Bitcoin hit news headlines this week as the price of one unit of the cryptocurrency passed $11,500 for the first time.
Although it’s often referred to as new, Bitcoin has existed since 2009 and the technology it is built on has roots going back even further. In fact if you had invested just $1,000 in Bitcoin the year it was first publicly available, you would now be richer to the tune of £36.7 million.
Those who don’t learn from history are doomed to repeat its mistakes – so here is a brief history of Bitcoin and cryptocurrency.
1998 – 2009 The pre-Bitcoin years
Although Bitcoin was the first established cryptocurrency, there had been previous attempts at creating online currencies with ledgers secured by encryption. Two examples of these were B-Money and Bit Gold, which were formulated but never fully developed.
2008 – The Mysterious Mr Nakamoto
A paper called Bitcoin – A Peer to Peer Electronic Cash System was posted to a mailing list discussion on cryptography. It was posted by someone calling themselves Satoshi Nakamoto, whose real identity remains a mystery to this day.
2009 – Bitcoin begins
The Bitcoin software is made available to the public for the first time and mining – the process through which new Bitcoins are created and transactions are recorded and verified on the blockchain – begins.
2010 – Bitcoin is valued for the first time
As it had never been traded, only mined, it was impossible to assign a monetary value to the units of the emerging cryptocurrency. In 2010, someone decided to sell theirs for the first time – swapping 10,000 of them for two pizzas. If the buyer had hung onto those Bitcoins, at today’s prices they would be worth more than $100 million.
2011 – Rival cryptocurrencies emerge
As Bitcoin increases in popularity and the idea of decentralised and encrypted currencies catch on, the first alternative cryptocurrencies appear. These are sometimes known as altcoin and generally try to improve on the original Bitcoin design by offering greater speed, anonymity or some other advantage. Among the first to emerge were Namecoin and Litecoin. Currently there are over 1,000 cryptocurrencies in circulation with new ones frequently appearing.

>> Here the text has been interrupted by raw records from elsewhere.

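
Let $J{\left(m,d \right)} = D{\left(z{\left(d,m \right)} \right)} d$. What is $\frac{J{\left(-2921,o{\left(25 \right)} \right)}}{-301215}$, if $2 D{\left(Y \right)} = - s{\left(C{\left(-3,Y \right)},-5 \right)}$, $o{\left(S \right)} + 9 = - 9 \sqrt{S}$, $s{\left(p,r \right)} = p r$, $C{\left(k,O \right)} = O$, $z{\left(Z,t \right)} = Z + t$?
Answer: $- \frac{26775}{20081} \approx -1.3333$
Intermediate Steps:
$o{\left(S \right)} = -9 - 9 \sqrt{S}$
$D{\left(Y \right)} = \frac{5 Y}{2}$ ($D{\left(Y \right)} = \frac{\left(-1\right) Y \left(-5\right)}{2} = \frac{\left(-1\right) \left(- 5 Y\right)}{2} = \frac{5 Y}{2}$)
$J{\left(m,d \right)} = d \left(\frac{5 d}{2} + \frac{5 m}{2}\right)$ ($J{\left(m,d \right)} = \frac{5 \left(d + m\right)}{2} d = \left(\frac{5 d}{2} + \frac{5 m}{2}\right) d = d \left(\frac{5 d}{2} + \frac{5 m}{2}\right)$)
$\frac{J{\left(-2921,o{\left(25 \right)} \right)}}{-301215} = \frac{\frac{5}{2} \left(-9 - 9 \sqrt{25}\right) \left(\left(-9 - 9 \sqrt{25}\right) - 2921\right)}{-301215} = \frac{5 \left(-9 - 45\right) \left(\left(-9 - 45\right) - 2921\right)}{2} \left(- \frac{1}{301215}\right) = \frac{5}{2} \left(-54\right) \left(-54 - 2921\right) \left(- \frac{1}{301215}\right) = \frac{5}{2} \left(-54\right) \left(-2975\right) \left(- \frac{1}{301215}\right) = 401625 \left(- \frac{1}{301215}\right) = - \frac{26775}{20081}$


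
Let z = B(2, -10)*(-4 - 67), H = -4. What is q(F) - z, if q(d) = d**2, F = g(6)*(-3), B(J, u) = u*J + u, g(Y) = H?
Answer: -1986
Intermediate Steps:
g(Y) = -4
B(J, u) = u + J*u (B(J, u) = J*u + u = u + J*u)
z = 2130 (z = (-10*(1 + 2))*(-4 - 67) = -10*3*(-71) = -30*(-71) = 2130)
F = 12 (F = -4*(-3) = 12)
q(F) - z = 12**2 - 1*2130 = 144 - 2130 = -1986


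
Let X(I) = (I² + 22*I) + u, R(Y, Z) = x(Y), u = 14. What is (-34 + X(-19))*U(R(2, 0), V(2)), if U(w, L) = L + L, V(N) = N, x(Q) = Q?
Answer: -308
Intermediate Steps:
R(Y, Z) = Y
X(I) = 14 + I² + 22*I (X(I) = (I² + 22*I) + 14 = 14 + I² + 22*I)
U(w, L) = 2*L
(-34 + X(-19))*U(R(2, 0), V(2)) = (-34 + (14 + (-19)² + 22*(-19)))*(2*2) = (-34 + (14 + 361 - 418))*4 = (-34 - 43)*4 = -77*4 = -308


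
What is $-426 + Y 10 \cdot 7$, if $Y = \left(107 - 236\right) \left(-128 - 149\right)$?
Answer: $2500884$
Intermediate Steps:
$Y = 35733$ ($Y = \left(-129\right) \left(-277\right) = 35733$)
$-426 + Y 10 \cdot 7 = -426 + 35733 \cdot 10 \cdot 7 = -426 + 35733 \cdot 70 = -426 + 2501310 = 2500884$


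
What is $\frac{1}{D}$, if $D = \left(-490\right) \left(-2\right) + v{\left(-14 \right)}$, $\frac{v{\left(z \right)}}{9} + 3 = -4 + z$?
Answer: $\frac{1}{791} \approx 0.0012642$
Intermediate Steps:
$v{\left(z \right)} = -63 + 9 z$ ($v{\left(z \right)} = -27 + 9 \left(-4 + z\right) = -27 + \left(-36 + 9 z\right) = -63 + 9 z$)
$D = 791$ ($D = \left(-490\right) \left(-2\right) + \left(-63 + 9 \left(-14\right)\right) = 980 - 189 = 791$)
$\frac{1}{D} = \frac{1}{791}$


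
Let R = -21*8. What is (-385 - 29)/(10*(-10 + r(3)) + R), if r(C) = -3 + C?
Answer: 207/134 ≈ 1.5448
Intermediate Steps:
R = -168
(-385 - 29)/(10*(-10 + r(3)) + R) = (-385 - 29)/(10*(-10 + (-3 + 3)) - 168) = -414/(10*(-10 + 0) - 168) = -414/(10*(-10) - 168) = -414/(-100 - 168) = -414/(-268) = -414*(-1/268) = 207/134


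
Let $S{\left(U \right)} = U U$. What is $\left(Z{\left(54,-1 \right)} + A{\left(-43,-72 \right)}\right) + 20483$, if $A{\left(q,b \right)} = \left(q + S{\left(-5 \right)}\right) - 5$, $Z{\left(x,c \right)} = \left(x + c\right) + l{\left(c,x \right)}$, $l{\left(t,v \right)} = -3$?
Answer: $20510$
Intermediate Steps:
$S{\left(U \right)} = U^{2}$
$Z{\left(x,c \right)} = -3 + c + x$ ($Z{\left(x,c \right)} = \left(x + c\right) - 3 = \left(c + x\right) - 3 = -3 + c + x$)
$A{\left(q,b \right)} = 20 + q$ ($A{\left(q,b \right)} = \left(q + \left(-5\right)^{2}\right) - 5 = \left(q + 25\right) - 5 = \left(25 + q\right) - 5 = 20 + q$)
$\left(Z{\left(54,-1 \right)} + A{\left(-43,-72 \right)}\right) + 20483 = \left(\left(-3 - 1 + 54\right) + \left(20 - 43\right)\right) + 20483 = \left(50 - 23\right) + 20483 = 27 + 20483 = 20510$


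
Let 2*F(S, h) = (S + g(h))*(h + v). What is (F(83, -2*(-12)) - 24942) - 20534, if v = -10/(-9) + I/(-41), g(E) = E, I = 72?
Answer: -16319581/369 ≈ -44227.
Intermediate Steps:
v = -238/369 (v = -10/(-9) + 72/(-41) = -10*(-⅑) + 72*(-1/41) = 10/9 - 72/41 = -238/369 ≈ -0.64499)
F(S, h) = (-238/369 + h)*(S + h)/2 (F(S, h) = ((S + h)*(h - 238/369))/2 = ((S + h)*(-238/369 + h))/2 = ((-238/369 + h)*(S + h))/2 = (-238/369 + h)*(S + h)/2)
(F(83, -2*(-12)) - 24942) - 20534 = (((-2*(-12))²/2 - 119/369*83 - (-238)*(-12)/369 + (½)*83*(-2*(-12))) - 24942) - 20534 = (((½)*24² - 9877/369 - 119/369*24 + (½)*83*24) - 24942) - 20534 = (((½)*576 - 9877/369 - 952/123 + 996) - 24942) - 20534 = ((288 - 9877/369 - 952/123 + 996) - 24942) - 20534 = (461063/369 - 24942) - 20534 = -8742535/369 - 20534 = -16319581/369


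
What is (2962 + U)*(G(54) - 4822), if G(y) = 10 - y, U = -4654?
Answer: 8233272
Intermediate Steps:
(2962 + U)*(G(54) - 4822) = (2962 - 4654)*((10 - 1*54) - 4822) = -1692*((10 - 54) - 4822) = -1692*(-44 - 4822) = -1692*(-4866) = 8233272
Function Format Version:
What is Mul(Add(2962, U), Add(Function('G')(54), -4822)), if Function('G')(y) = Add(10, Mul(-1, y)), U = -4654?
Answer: 8233272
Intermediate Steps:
Mul(Add(2962, U), Add(Function('G')(54), -4822)) = Mul(Add(2962, -4654), Add(Add(10, Mul(-1, 54)), -4822)) = Mul(-1692, Add(Add(10, -54), -4822)) = Mul(-1692, Add(-44, -4822)) = Mul(-1692, -4866) = 8233272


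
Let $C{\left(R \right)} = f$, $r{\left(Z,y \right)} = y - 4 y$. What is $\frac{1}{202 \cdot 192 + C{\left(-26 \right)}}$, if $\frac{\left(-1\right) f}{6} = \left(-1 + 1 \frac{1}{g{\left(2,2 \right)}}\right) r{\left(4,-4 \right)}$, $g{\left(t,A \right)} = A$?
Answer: $\frac{1}{38820} \approx 2.576 \cdot 10^{-5}$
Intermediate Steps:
$r{\left(Z,y \right)} = - 3 y$
$f = 36$ ($f = - 6 \left(-1 + 1 \cdot \frac{1}{2}\right) \left(\left(-3\right) \left(-4\right)\right) = - 6 \left(-1 + 1 \cdot \frac{1}{2}\right) 12 = - 6 \left(-1 + \frac{1}{2}\right) 12 = - 6 \left(\left(- \frac{1}{2}\right) 12\right) = \left(-6\right) \left(-6\right) = 36$)
$C{\left(R \right)} = 36$
$\frac{1}{202 \cdot 192 + C{\left(-26 \right)}} = \frac{1}{202 \cdot 192 + 36} = \frac{1}{38784 + 36} = \frac{1}{38820}$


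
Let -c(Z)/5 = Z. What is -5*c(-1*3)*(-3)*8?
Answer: 1800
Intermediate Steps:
c(Z) = -5*Z
-5*c(-1*3)*(-3)*8 = -5*(-(-5)*3)*(-3)*8 = -5*(-5*(-3))*(-3)*8 = -75*(-3)*8 = -5*(-45)*8 = 225*8 = 1800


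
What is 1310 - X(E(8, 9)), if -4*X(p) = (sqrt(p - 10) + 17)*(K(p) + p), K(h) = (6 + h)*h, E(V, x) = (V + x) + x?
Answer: 11629/2 ≈ 5814.5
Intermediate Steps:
E(V, x) = V + 2*x
K(h) = h*(6 + h)
X(p) = -(17 + sqrt(-10 + p))*(p + p*(6 + p))/4 (X(p) = -(sqrt(p - 10) + 17)*(p*(6 + p) + p)/4 = -(sqrt(-10 + p) + 17)*(p + p*(6 + p))/4 = -(17 + sqrt(-10 + p))*(p + p*(6 + p))/4)
1310 - X(E(8, 9)) = 1310 - (8 + 2*9)*(-119 - sqrt(-10 + (8 + 2*9)) - 17*(8 + 2*9) - sqrt(-10 + (8 + 2*9))*(6 + (8 + 2*9)))/4 = 1310 - (8 + 18)*(-119 - sqrt(-10 + (8 + 18)) - 17*(8 + 18) - sqrt(-10 + (8 + 18))*(6 + (8 + 18)))/4 = 1310 - 26*(-119 - sqrt(-10 + 26) - 17*26 - sqrt(-10 + 26)*(6 + 26))/4 = 1310 - 26*(-119 - sqrt(16) - 442 - 1*sqrt(16)*32)/4 = 1310 - 26*(-119 - 1*4 - 442 - 1*4*32)/4 = 1310 - 26*(-119 - 4 - 442 - 128)/4 = 1310 - 26*(-693)/4 = 1310 - 1*(-9009/2) = 1310 + 9009/2 = 11629/2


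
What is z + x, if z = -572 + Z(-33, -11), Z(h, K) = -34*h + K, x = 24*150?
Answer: 4139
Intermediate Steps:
x = 3600
Z(h, K) = K - 34*h
z = 539 (z = -572 + (-11 - 34*(-33)) = -572 + (-11 + 1122) = -572 + 1111 = 539)
z + x = 539 + 3600 = 4139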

2013 – Bitcoin price crashes
Shortly after the price of one Bitcoin reaches $1,000 for the first time, the price quickly begins to decline. Many who invested money at this point will have suffered losses as the price plummeted to around $300 – it would be more than two years before it reached $1,000 again.
2014 – Scams and theft
Perhaps unsurprisingly for a currency designed with anonymity and lack of control in mind, Bitcoin has proven to be an attractive and lucrative target for criminals. In January 2014, the world’s largest Bitcoin exchange Mt.Gox went offline, and the owners of 850,000Bitcoins never saw them again. Investigations are still trying to get to the bottom of exactly what happened but whatever the story, someone dishonestly got their hands on a haul which at the time was valued at $450 million dollars. At today’s prices, those missing coins would be worth $4.4 billion.
2016 – Ethereum and ICOs
One cryptocurrency came close to stealing Bitcoin’s thunder this year, as enthusiasm grew around the Ethereum platform. This platform uses cryptocurrency known as Ether to facilitate blockchain-based smart contracts and apps. Ethereum’s arrival was marked by the emergence of Initial Coin Offerings (ICOs). These are fundraising platforms which offer investors the chance to trade what are often essentially stocks or shares in startup ventures, in the same manner that they can invest and trade cryptocurrencies. In the US the SEC warned investors that due to the lack of oversight ICOs could easily be scams or ponzi schemes disguised as legitimate investments. The Chinese government went one further, by banning them outright.
2017 –Bitcoin reaches $10,000 and continues to grow
A gradual increase in the places where Bitcoin could be spent contributed to its continued growth in popularity, during a period where it’s value remained below previous peaks. Gradually as more and more uses emerged, it became clear that more money was flowing into the Bitcoin and cryptocoin ecosystem. During this period the market cap of all cryptocoins rose from $11bn to its current height of over $300bn. Banks including Barclays, Citi Bank, Deutsche Bankand BNP Paribas have said they are investigating ways they might be able to work with Bitcoin. Meanwhile the technology behind Bitcoin – blockchain – has sparked a revolution in the fintech industry (and beyond) which is only just getting started.
Whatever your opinion on Bitcoin and cryptocurrency – and educated commenters have described them as everything from the future of money to an outright scam – it seems they are here to stay. Will it succeed in doing what many early adopters and evangelists claim it is destined to – replace government-controlled, centralised money with a distributed and decentralised alternative, controlled by nothing besides market forces? Well, 2018 may yield some clues but we are unlikely to know the answer for some time yet.